Harrison Rowley
- Full name: Harrison Cotton Banks Rowley
- Date of birth: 15 June 1924
- Place of birth: Cromwell, New Zealand
- Date of death: 16 December 1956 (aged 32)
- Place of death: Waimate, New Zealand
- Height: 1.85 m (6 ft 1 in)
- Weight: 90 kg (198 lb)
- School: Southland Boys' High School
- Occupation(s): Stock buyer

Rugby union career
- Position(s): Loose forward

International career
- Years: Team / Apps / (Points)
- 1949: New Zealand / 1 / (0)

= Harrison Rowley =

Harrison Cotton Banks Rowley (15 June 1924 — 16 December 1956) was a New Zealand rugby union international.

Born in Cromwell, Rowley was educated at Southland Boys' High School.

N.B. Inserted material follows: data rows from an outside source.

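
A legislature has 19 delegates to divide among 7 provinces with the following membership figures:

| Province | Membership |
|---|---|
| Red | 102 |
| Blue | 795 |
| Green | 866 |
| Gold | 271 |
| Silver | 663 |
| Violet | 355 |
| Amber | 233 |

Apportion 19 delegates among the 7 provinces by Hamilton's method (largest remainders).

Red=1; Blue=5; Green=5; Gold=1; Silver=4; Violet=2; Amber=1

Total 3285; standard divisor 3285/19 ≈ 172.895.
Standard quotas: Red 0.590, Blue 4.598, Green 5.009, Gold 1.567, Silver 3.835, Violet 2.053, Amber 1.348.
Lower quotas: Red 0, Blue 4, Green 5, Gold 1, Silver 3, Violet 2, Amber 1 (sum 16, leaving 3 seats).
Remainders in descending order: Silver 0.835, Blue 0.598, Red 0.590, Gold 0.567, Amber 0.348, Violet 0.053, Green 0.009.
Largest remainders: Silver, Blue, Red receive the extra seats.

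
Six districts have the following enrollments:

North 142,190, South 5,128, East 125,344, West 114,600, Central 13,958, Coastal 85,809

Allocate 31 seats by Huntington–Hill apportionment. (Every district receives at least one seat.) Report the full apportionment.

With divisor 16208: modified quotas North 8.773, South 0.316, East 7.733, West 7.071, Central 0.861, Coastal 5.294.
Geometric-mean thresholds: North √(8·9)=8.485, South (min 1), East √(7·8)=7.483, West √(7·8)=7.483, Central (min 1), Coastal √(5·6)=5.477.
Each quota rounded against its threshold gives North 9, South 1, East 8, West 7, Central 1, Coastal 5 (total 31).

North 9, South 1, East 8, West 7, Central 1, Coastal 5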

Rowley, a loose forward, made his solitary Test appearance for the All Blacks in a win over the Wallabies at Eden Park in 1949. He had to spend most of the match on the wing, with the backline reshuffled after fullback Jack Kelly was injured.

A stock buyer by profession, Rowley often relocated during his rugby career and as a result made appearances for four unions, Bush, Wanganui, Thames Valley and North Auckland.

Rowley died in 1956 of injuries received when his car collided with a goods train at a crossing.